CNM alerta sobre impacto do salário mínimo nas finanças municipais
Uma estimativa realizada pela Confederação Nacional de Municípios (CNM) revela que a correção do salário mínimo em 7,5% no próximo ano poderá ampliar o gasto das prefeituras em R$ 1,7 bilhão. Os cálculos da entidade levam em conta o aumento da remuneração e também os encargos sociais, já que sofrem alterações. Como alerta a Confederação, apesar do estudo focar em 2017, os impactos serão permanentes para os Municípios brasileiros.
Pelo material divulgado pela CNM, o Nordeste seria o mais prejudicado com o reajuste do salário mínimo. A região abriga o maior número de funcionários públicos na faixa salarial mencionada: 1.793. Com isso, teria de gastar R$ 110 milhões a mais com encargos trabalhistas e R$ 686 milhões com a expansão do salário mínimo. Valores elevados, em um momento de instabilidade econômica.
O presidente da AMA, Marcelo Beltrão diz que não sabe como os municípios vão suportar mais esse encargo, tendo em vista a atual situação do país. “Os municípios são os Entes mais penalizados com a crise, porque dependem das transferências constitucionais que vêm caindo assustadoramente.”
O anúncio das propostas de reajuste foi feito pelo Ministério do Planejamento, Orçamento e Gestão . O texto da Lei de Diretrizes Orçamentárias (LDO) sugere que a remuneração suba dos atuais R$ 880 para R$ 946 em 2017. Já para 2018, o governo espera que o salário mínimo atinja o valor de R$ 1.002,73, devendo chegar a R$ 1.067,46, em 2019.
Em um primeiro momento, pode parecer irrisório o aumento de R$ 66 entre um ano e outro. Porém, a CNM ressalta que a valorização do mínimo poderá ser desastrosa para as finanças públicas municipais – e estaduais.

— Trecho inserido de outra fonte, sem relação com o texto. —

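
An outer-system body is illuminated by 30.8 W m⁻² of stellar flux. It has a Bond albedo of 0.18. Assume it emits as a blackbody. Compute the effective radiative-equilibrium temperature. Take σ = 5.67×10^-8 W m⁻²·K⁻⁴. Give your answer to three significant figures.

The planet absorbs (1−α)S over its disc πR² and re-emits over 4πR², so the mean absorbed flux is (1−0.18)·30.80/4 = 6.314 W m⁻².
In equilibrium σT⁴ equals this, so T = 102.7 K.

103 K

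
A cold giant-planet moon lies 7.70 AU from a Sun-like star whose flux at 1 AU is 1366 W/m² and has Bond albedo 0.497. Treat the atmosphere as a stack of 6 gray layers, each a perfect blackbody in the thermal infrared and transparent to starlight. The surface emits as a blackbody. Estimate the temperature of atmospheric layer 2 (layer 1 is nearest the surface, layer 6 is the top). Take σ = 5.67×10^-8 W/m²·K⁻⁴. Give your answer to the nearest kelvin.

126 kelvin

Flux at the orbit: S = 1366/(7.70)² = 23.04 W/m².
Top-of-atmosphere balance: σT_e⁴ = S(1−α)/4 = 2.897 W/m² → T_e = 84.55 K.
In the N-layer model, layer k (counted from the surface) has T_k = (N+1−k)^(1/4)·T_e.
With k = 2: T_2 = (6+1−2)^¼·84.55 K = 126.4 K.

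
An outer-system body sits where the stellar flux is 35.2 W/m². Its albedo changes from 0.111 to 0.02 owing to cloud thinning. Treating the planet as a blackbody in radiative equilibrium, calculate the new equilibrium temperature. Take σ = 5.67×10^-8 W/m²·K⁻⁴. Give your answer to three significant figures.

111 K

With the new albedo, S(1−α₂)/4 = 8.624 W/m², so T₂ = 111.1 K.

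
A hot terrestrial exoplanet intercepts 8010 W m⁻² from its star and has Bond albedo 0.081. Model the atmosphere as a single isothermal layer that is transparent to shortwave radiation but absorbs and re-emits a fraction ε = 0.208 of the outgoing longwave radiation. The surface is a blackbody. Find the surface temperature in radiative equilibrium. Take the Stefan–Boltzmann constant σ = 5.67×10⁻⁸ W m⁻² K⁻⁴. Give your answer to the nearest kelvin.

Effective emission temperature (TOA balance): σT_e⁴ = S(1−α)/4 = 1840 W m⁻² → T_e = 424.4 K.
The surface balance (absorbed SW + ε·downward IR = σT_s⁴) with T_a⁴ = T_s⁴/2 reduces to T_s = T_e·[2/(2−ε)]^¼ = 436.3 K.

436 K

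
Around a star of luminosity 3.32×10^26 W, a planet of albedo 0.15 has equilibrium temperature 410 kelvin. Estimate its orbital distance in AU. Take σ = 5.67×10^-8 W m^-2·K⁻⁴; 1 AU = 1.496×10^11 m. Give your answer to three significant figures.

0.396 AU

Required flux: S = 4σT⁴/(1−α) = 7540 W m^-2.
From L = 4πd²S, d = √(3.32×10^26/(4π·7540)) = 5.919×10^10 m = 0.3957 AU.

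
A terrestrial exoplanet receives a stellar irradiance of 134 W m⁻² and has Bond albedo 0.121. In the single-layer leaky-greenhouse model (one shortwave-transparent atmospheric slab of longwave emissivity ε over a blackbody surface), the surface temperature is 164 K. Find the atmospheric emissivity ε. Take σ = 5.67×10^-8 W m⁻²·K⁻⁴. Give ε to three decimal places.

0.564

TOA balance gives T_e = 151.0 K.
T_s⁴ = T_e⁴·2/(2−ε) → ε = 2 − 2(T_e/T_s)⁴ = 2 − 2·(151.0/164)⁴ = 0.5642.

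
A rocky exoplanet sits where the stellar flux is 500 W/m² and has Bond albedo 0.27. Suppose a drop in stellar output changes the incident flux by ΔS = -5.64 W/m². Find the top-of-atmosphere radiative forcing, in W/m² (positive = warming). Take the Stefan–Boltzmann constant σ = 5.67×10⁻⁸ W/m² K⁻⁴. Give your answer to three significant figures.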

Primeiramente, pois as aposentadorias e os benefícios sociais tem como piso o salário mínimo. Isso provoca um aumento imediato de custos com esses beneficiários.
Outro ponto importante é que os Municípios, especialmente aqueles de menor porte, possuem um grande número de funcionários recebendo até um salário mínimo e meio. Com essa política, as despesas com pessoal aumentam gradativamente, comprometendo o cumprimento de determinações previstas na Lei de Responsabilidade Fiscal (LRF).
Entenda
De acordo com a Lei 12.382/2011, que regulamenta o salário mínimo, a atual fórmula de reajuste tinha prazo de vigência até 2015. Todavia, ela foi prorrogada até 2019, por meio da Medida Provisória 672/2015. A MP mantém as atuais regras do reajuste do salário mínimo para o período de 2016 a 2019. O cálculo permanece baseado na correção da inflação, medida pelo Índice Nacional de Preços ao Consumidor (INPC) do ano anterior, acrescido da variação do Produto Interno Bruto (PIB) de dois anos anteriores.
Ainda segundo a Medida, até o final de 2019, o governo deverá enviar ao Congresso Nacional um projeto com um novo modelo de reajuste para os anos de 2020 a 2023.